02 December 2006

Figs in space

Well, maybe not figs, but the folks up in the space station have to eat something, right?

According to the Mercury News:
[The space shuttle] Discovery is set for a nighttime launch on Dec. 7, the start of 12 days in space. It will be the first night launch in four years.

And this mission will have more rookie astronauts than any flight in years - five have never been to space before. The two veterans are Mark Polansky, the commander, and Robert Curbeam, who will spacewalk three times. The others are pilot William Oefelein, and mission specialists Joan Higginbotham, Nicholas Patrick, Sunita Williams and the European Space Agency's Christer Fuglesang, who will become the first Swede in space.

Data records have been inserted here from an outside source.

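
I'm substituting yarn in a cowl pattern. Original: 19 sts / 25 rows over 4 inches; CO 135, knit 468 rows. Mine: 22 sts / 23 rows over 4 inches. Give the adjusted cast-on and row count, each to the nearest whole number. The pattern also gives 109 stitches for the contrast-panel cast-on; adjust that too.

Stitches: 135 × 22/19 = 156.32 → 156.
Rows: 468 × 23/25 = 430.56 → 431.
contrast-panel cast-on: 109 × 22/19 = 126.21 → 126.

Cast on 156 stitches; work 431 rows; contrast-panel cast-on 126 stitches.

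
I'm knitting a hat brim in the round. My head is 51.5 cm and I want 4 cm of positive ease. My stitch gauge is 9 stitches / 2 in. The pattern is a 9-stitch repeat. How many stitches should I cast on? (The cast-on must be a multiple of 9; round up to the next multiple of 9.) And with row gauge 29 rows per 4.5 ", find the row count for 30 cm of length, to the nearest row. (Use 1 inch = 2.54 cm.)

Finished = 51.5 + 4 = 55.5 cm.
55.5 cm × 1/2.54 = 21.85 inches.
9/2 = 4.5 sts per in; 21.85 × 4.5 = 98.33 sts.
Next multiple of 9 → 99.
30 cm = 11.81 inches; × 6.444 = 76.12 → 76 rows.

Cast on 99 stitches; work 76 rows.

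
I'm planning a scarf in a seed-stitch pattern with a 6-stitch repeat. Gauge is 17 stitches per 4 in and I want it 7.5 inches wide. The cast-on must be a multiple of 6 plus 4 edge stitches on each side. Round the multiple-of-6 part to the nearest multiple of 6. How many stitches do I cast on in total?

17 / 4 = 4.25 sts per inch.
7.5 × 4.25 = 31.88 sts.
Less 8 edge sts → 23.88 for the repeat.
Nearest multiple of 6: 24.
Add back 8 edge sts → 32.

Cast on 32 stitches.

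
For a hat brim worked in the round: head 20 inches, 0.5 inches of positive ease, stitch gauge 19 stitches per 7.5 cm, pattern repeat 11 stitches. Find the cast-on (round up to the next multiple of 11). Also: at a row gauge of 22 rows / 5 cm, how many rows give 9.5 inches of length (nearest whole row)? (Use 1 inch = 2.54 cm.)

Cast on 132 stitches; work 106 rows.

Finished = 20 + 0.5 = 20.5 inches.
20.5 inches × 2.54 = 52.07 cm.
19/7.5 = 2.533 sts per cm; 52.07 × 2.533 = 131.91 sts.
Next multiple of 11 → 132.
9.5 inches = 24.13 cm; × 4.4 = 106.17 → 106 rows.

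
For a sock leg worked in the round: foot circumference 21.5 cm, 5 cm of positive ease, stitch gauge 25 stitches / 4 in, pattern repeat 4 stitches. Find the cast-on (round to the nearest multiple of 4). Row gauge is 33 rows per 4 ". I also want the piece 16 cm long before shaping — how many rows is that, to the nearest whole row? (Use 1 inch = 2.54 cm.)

Cast on 64 stitches; work 52 rows.

Finished = 21.5 + 5 = 26.5 cm.
26.5 cm × 1/2.54 = 10.43 inches.
25/4 = 6.25 sts per in; 10.43 × 6.25 = 65.21 sts.
Nearest multiple of 4 → 64.
16 cm = 6.30 inches; × 8.25 = 51.97 → 52 rows.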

Discovery will deliver an $11 million addition to the space lab, release three small satellites on the return trip home and bring home one of the space station's three crew members, German astronaut Thomas Reiter of the European Space Agency. U.S. astronaut Williams will replace him, staying for six months.

As for the food, USA Today says:
For astronaut Michael Lopez-Alegria, shuttle Discovery's scheduled delivery this month of a key girder to the International Space Station means more than just new hardware for the orbiting lab.
Lopez-Alegria, who's lived on the station since September, will get 22 packets of instant latte to add to his dwindling stash.

Food tends to be an afterthought on space shuttle missions. But NASA officials have slowly come to realize that food is central to the well-being of the astronauts living on the space station.

Station crews spend six months confined in a plastic-and-titanium box without greenery or fresh air. Food is a rare sensory pleasure on the station, something to look forward to amid the grinding work of keeping the place shipshape and conducting scientific research.

As a retired submariner (who was it that said submariners were the logical people to serve as space-station crews?), I can definitely agree that food is important for people doing long cruises like this. And these guys don't even get to hit a liberty port during their deployments.
At the request of the astronaut office, future crews will have to settle for a standard menu rather than favored dishes. The upside: the menu will repeat every 16 days — rather than the current 10 — giving them more menu variety.

After the switch, station residents will eat food from three categories, just as they do now:

•American. Most items are either freeze-dried (add water and serve) or sealed in pouches after being precooked to kill germs (ready to be reheated in space). Entrees range from meatloaf to fajitas.

•Russian. Half the station is operated by Russia, which also supplies half the food. Packaged mostly in cans, it includes novelties such as jellied meat and buckwheat gruel.

•Bonus foods. For each month of their stay, station crewmembers pack a locker about as big as a shoebox with treats that have a long shelf life. Former station resident Ed Lu took dried calamari, among other things. Lopez-Alegria, who was born in Madrid, opted for a special Spanish ham.

In the meantime, though, Discovery will be carrying more than just latte and satellites. From another USA Today article:
No more goop-in-a-tube for America's hungry astronauts.
Space shuttle Discovery, slated to launch Dec. 7, will carry Thai chicken and two other dishes devised by Food Network star and TV talk show host Rachael Ray. They're the first meals from a food celebrity to fly on the shuttle.


Space station astronauts have already sampled celebrity food. Emeril Lagasse's jambalaya and mashed potatoes with bacon were devoured on the station in August. German station resident Thomas Reiter told Lagasse, famous for his New Orleans-style fare, that it was "perfect" for satisfying the crew's "longing … for spicy food."

Oh, and in addition to the other things:
The seven Discovery astronauts will help expand and rewire the International Space Station.